Drink options are less plentiful than the dozens upon dozens of food choices on the menu, but milk teas and various juices – including key lime and coconut – add interest aside from sodas. (There’s no alcohol on offer.) I found I was perfectly happy with water, given the wealth of flavors and well-cooked dishes on the table. I can’t wait to go back, especially for more of that exceptional roti.
8420 Elk Grove-Florin Road, Elk Grove. 916-378-4623.
Hours: 11 a.m. to 9:30 p.m. Sunday through Thursday, 11 a.m. to 10 p.m. Friday through Saturday
Cuisine type: Malaysian
Price range: $11 to $18
Food: One of the few spots in the region offering Malaysian cooking, Melaka Kitchen is especially strong on noodle dishes and the fantastic roti (hand-spun flatbread with a rich curry dipping sauce), but the long menu offers much to explore.
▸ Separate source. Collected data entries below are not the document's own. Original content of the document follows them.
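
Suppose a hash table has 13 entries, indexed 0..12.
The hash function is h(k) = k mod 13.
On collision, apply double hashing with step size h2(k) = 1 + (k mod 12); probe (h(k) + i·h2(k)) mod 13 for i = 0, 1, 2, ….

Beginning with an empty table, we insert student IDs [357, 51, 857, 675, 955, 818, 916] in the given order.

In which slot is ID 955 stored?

1

357: h=6 => slot 6
51: h=12 => slot 12
857: h=12, h2=6, probe 12,5 => slot 5
675: h=12, h2=4, probe 12,3 => slot 3
955: h=6, h2=8, probe 6,1 => slot 1
818: h=12, h2=3, probe 12,2 => slot 2
916: h=6, h2=5, probe 6,11 => slot 11
Table: [-, 955, 818, 675, -, 857, 357, -, -, -, -, 916, 51]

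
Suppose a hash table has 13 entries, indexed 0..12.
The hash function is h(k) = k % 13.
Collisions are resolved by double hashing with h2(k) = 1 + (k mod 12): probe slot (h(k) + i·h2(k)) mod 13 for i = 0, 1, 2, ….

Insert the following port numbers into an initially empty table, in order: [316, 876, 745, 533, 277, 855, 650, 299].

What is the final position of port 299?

12

Insert 316: h=4, slot 4 empty => index 4.
Insert 876: h=5, slot 5 empty => index 5.
Insert 745: h=4, h2=2, slot 4 occupied => index 6.
Insert 533: h=0, slot 0 empty => index 0.
Insert 277: h=4, h2=2, slots 4,6 occupied => index 8.
Insert 855: h=10, slot 10 empty => index 10.
Insert 650: h=0, h2=3, slot 0 occupied => index 3.
Insert 299: h=0, h2=12, slot 0 occupied => index 12.
Table: [533, ., ., 650, 316, 876, 745, ., 277, ., 855, ., 299]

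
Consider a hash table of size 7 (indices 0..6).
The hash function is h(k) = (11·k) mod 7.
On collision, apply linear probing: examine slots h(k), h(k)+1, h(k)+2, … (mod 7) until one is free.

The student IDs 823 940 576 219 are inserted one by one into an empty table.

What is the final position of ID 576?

3

823 hashes to 2; slot 2 is free -> place at 2.
940 hashes to 1; slot 1 is free -> place at 1.
576 hashes to 1; 1,2 taken -> place at 3.
219 hashes to 1; 1,2,3 taken -> place at 4.
Table: [., 940, 823, 576, 219, ., .]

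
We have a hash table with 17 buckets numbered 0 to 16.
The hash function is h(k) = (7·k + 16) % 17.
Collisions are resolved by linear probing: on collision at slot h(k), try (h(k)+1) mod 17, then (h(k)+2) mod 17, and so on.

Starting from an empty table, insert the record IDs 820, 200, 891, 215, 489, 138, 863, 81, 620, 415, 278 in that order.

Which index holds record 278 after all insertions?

820 hashes to 10; slot 10 is free -> place at 10.
200 hashes to 5; slot 5 is free -> place at 5.
891 hashes to 14; slot 14 is free -> place at 14.
215 hashes to 8; slot 8 is free -> place at 8.
489 hashes to 5; 5 taken -> place at 6.
138 hashes to 13; slot 13 is free -> place at 13.
863 hashes to 5; 5,6 taken -> place at 7.
81 hashes to 5; 5,6,7,8 taken -> place at 9.
620 hashes to 4; slot 4 is free -> place at 4.
415 hashes to 14; 14 taken -> place at 15.
278 hashes to 7; 7,8,9,10 taken -> place at 11.
Table: [∅, ∅, ∅, ∅, 620, 200, 489, 863, 215, 81, 820, 278, ∅, 138, 891, 415, ∅]

11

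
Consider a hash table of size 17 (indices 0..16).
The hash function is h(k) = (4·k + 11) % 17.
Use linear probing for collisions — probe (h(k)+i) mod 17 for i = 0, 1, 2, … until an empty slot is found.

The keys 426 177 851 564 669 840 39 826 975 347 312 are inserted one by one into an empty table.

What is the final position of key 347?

8

426 hashes to 15; slot 15 is free => place at 15.
177 hashes to 5; slot 5 is free => place at 5.
851 hashes to 15; 15 taken => place at 16.
564 hashes to 6; slot 6 is free => place at 6.
669 hashes to 1; slot 1 is free => place at 1.
840 hashes to 5; 5,6 taken => place at 7.
39 hashes to 14; slot 14 is free => place at 14.
826 hashes to 0; slot 0 is free => place at 0.
975 hashes to 1; 1 taken => place at 2.
347 hashes to 5; 5,6,7 taken => place at 8.
312 hashes to 1; 1,2 taken => place at 3.
Table: [826, 669, 975, 312, -, 177, 564, 840, 347, -, -, -, -, -, 39, 426, 851]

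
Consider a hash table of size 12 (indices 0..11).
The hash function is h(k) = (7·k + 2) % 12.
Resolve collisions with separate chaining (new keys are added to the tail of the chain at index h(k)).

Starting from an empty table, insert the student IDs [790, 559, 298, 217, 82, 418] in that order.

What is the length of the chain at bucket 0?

790 → bucket 0
559 → bucket 3
298 → bucket 0 (collision)
217 → bucket 9
82 → bucket 0 (collision)
418 → bucket 0 (collision)
Final buckets:
0: 790 -> 298 -> 82 -> 418
1: .
2: .
3: 559
4: .
5: .
6: .
7: .
8: .
9: 217
10: .
11: .

4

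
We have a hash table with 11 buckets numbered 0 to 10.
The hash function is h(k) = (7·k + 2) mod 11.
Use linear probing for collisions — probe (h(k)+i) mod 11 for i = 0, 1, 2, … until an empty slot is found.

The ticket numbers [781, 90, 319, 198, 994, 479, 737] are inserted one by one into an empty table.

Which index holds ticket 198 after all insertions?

4

781 hashes to 2; slot 2 is free => place at 2.
90 hashes to 5; slot 5 is free => place at 5.
319 hashes to 2; 2 taken => place at 3.
198 hashes to 2; 2,3 taken => place at 4.
994 hashes to 8; slot 8 is free => place at 8.
479 hashes to 0; slot 0 is free => place at 0.
737 hashes to 2; 2,3,4,5 taken => place at 6.
Table: [479, ., 781, 319, 198, 90, 737, ., 994, ., .]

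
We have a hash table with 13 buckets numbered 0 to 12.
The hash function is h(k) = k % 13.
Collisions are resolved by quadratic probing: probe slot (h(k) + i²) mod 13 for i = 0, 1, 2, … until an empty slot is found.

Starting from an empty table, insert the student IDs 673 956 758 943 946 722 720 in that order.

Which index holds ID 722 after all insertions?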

Service: The servers never intrude, but they are accommodating and helpful, especially when asked for recommendations or information about dishes. Food comes out quickly.
Ambiance: Unpretentious but pleasant, with the strip-mall setting balanced by natural light, sleek tables and comfortable booths. TVs are tuned to a street-food show.
Drinks: Nonalcoholic options only, including milky Malaysian-style hot or iced tea (less sweet and more tannic than the Thai style), plus coconut and mango juices and sodas.
Vegetarian options: Yes, several salads and soups are available in vegetarian versions as well as all-vegetable and tofu dishes, though dried shrimp may be used as a flavoring in some; best to inquire.
Noise levels: Moderate; conversation is easy.
Allergy considerations: Many dishes contain peanuts and dried shrimp; those with allergies should tread carefully.
Accessibility considerations: Restaurant is on a single level, with double doors for easier access. Tables and booths are relatively widely spaced.